Вот и царь со свитой. За ним пленная Кассандра, дочь Приама, которую Аполлон одарил свойством знать будущее, но не дал ей при этом счастья помогать людям своим знанием — Кассандре не верят, и в этом источник ее драмы.

После первых приветствий Клитемнестра, которой трудно выдерживать перед царем свой радостно приподнятый тон, дает волю воспоминаниям о ночных страхах, которые мучили ее без Агамемнона.

Но нам и здесь хочется увидеть подкладку ее, казалось бы, плавно и естественно развивающихся мыслей.

Moi, j'entendais gemir le palais effrayant; Et de l'oeil de l'esprit, dans l'ombre clairvoyant. Je dressais devant moi, majestueuse et lente, Та forme bleme, o Roi, ton image sanglante![58]

То страшное, что мы должны узнать через несколько быстро уходящих минут, назойливо выделяется и теперь из слов царицы.

На сцену является и еще грозный символ. Впрочем, поэт повтори лишь бессмертную выдумку Эсхила. Клитемнестра велит рабыням раскатать перед царем пурпурные ковры. Царь войдет в дом, где его убьют, по крови. Эта-то, некогда пролитая им в Авлиде кровь дочери и приобщит его теперь к предкам как новую жертву.

Агамемнон приветствует Аргос, потом вельмож и, наконец, алтарь богов. Это боги ведь и дали царю захватить, наконец, Трою в давно и терпеливо ожидавшие ее сети. Но царь тревожится, окружающие чувствуют это, он говорит о пожаре, еще и теперь, поди, наполняющем Трою. Ведь это горят храмы, наполняя богов злобой. Жене достается лишь последнее слово царя, и притом это — не приветствие; он упрекает ее в безумии.

Pour toi, femme! Та bouche a parle sans raison: J'entrerai simplement dans la haute maison…[59]

Разве Клитемнестра забыла, что зависть богов скитается около наших удач? Так пристойно ли дразнить ее человеку, который хочет быть благоразумен (sage) и владеть собою. Напрасно настаивает Клитемнестра. Царь непреклонен. «Суровая почва отчизны — вот мой лучший путь: верный и широкий».

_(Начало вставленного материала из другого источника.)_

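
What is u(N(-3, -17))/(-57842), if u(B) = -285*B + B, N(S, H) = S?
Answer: -426/28921 ≈ -0.014730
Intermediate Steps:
u(B) = -284*B
u(N(-3, -17))/(-57842) = -284*(-3)/(-57842) = 852*(-1/57842) = -426/28921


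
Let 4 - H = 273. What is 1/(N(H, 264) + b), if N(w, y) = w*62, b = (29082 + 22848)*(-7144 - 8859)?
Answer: -1/831052468 ≈ -1.2033e-9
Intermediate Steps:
H = -269 (H = 4 - 1*273 = 4 - 273 = -269)
b = -831035790 (b = 51930*(-16003) = -831035790)
N(w, y) = 62*w
1/(N(H, 264) + b) = 1/(62*(-269) - 831035790) = 1/(-16678 - 831035790) = 1/(-831052468) = -1/831052468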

О, ему не нужны — ни шумная лесть, ни падающие ниц. В трагической речи этой и у Эсхила, и у его подражателя слишком много тяжелого пафоса. У француза особенно самые сентенции больше похожи на грозовые тучи, чем на те светлые блики мудрого опыта, который нашел, наконец, нужное ему слово. Видно, мы слишком далеко отошли от мудрецов VI в. античной эры.

«Посмотри на эту», — указывает царь жене на Кассандру, заключая свои слова:

Les promptes Destinees Sous les pas triomphants creusent un gouffre noir, Et qui hausse la tete est deja pres de choir.[60]

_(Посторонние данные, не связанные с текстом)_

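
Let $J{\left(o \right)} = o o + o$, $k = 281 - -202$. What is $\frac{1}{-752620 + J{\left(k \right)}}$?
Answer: $- \frac{1}{518848} \approx -1.9273 \cdot 10^{-6}$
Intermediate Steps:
$k = 483$ ($k = 281 + 202 = 483$)
$J{\left(o \right)} = o + o^{2}$ ($J{\left(o \right)} = o^{2} + o = o + o^{2}$)
$\frac{1}{-752620 + J{\left(k \right)}} = \frac{1}{-752620 + 483 \left(1 + 483\right)} = \frac{1}{-752620 + 483 \cdot 484} = \frac{1}{-752620 + 233772} = \frac{1}{-518848} = - \frac{1}{518848}$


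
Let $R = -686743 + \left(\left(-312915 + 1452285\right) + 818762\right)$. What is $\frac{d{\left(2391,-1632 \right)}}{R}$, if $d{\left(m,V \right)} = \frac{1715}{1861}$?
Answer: $\frac{245}{338007847} \approx 7.2484 \cdot 10^{-7}$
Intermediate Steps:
$d{\left(m,V \right)} = \frac{1715}{1861}$ ($d{\left(m,V \right)} = 1715 \cdot \frac{1}{1861} = \frac{1715}{1861}$)
$R = 1271389$ ($R = -686743 + \left(1139370 + 818762\right) = -686743 + 1958132 = 1271389$)
$\frac{d{\left(2391,-1632 \right)}}{R} = \frac{1715}{1861 \cdot 1271389} = \frac{1715}{1861} \cdot \frac{1}{1271389} = \frac{245}{338007847}$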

И вот Агамемнон входит в чертог с новой молитвой, обращенной на этот раз уже к богам очага. Леконт де Лиль очень сжал сцену Агамемнона по сравнению с Эсхиловой.

Царь у него говорит, например, просто, «что ему нужны дружеские сердца».

Между тем у грека перед нами был здесь человек долгого и горького опыта, — и глубоким, мрачным разочарованием веяло от слов его о познанной дружбе, «этом зеркале, этой тени от тени».

Была в словах эсхиловского царя и горькая «проза жизни», и, может быть, напрасно новый поэт выжег ее всю для своего блестящего изделия. Француз уже не вспоминает и о том, что завтра он поговорит со стариками в Совете, и, если будет нужно поискать средств для излечения недугов, они не остановятся, конечно, ни перед железом, ни перед огнем.

Слушая это, царица получала лишний повод поспешить с своим замыслом. Перед нею был ведь не ягненок, а тигр, только спрятавший когти.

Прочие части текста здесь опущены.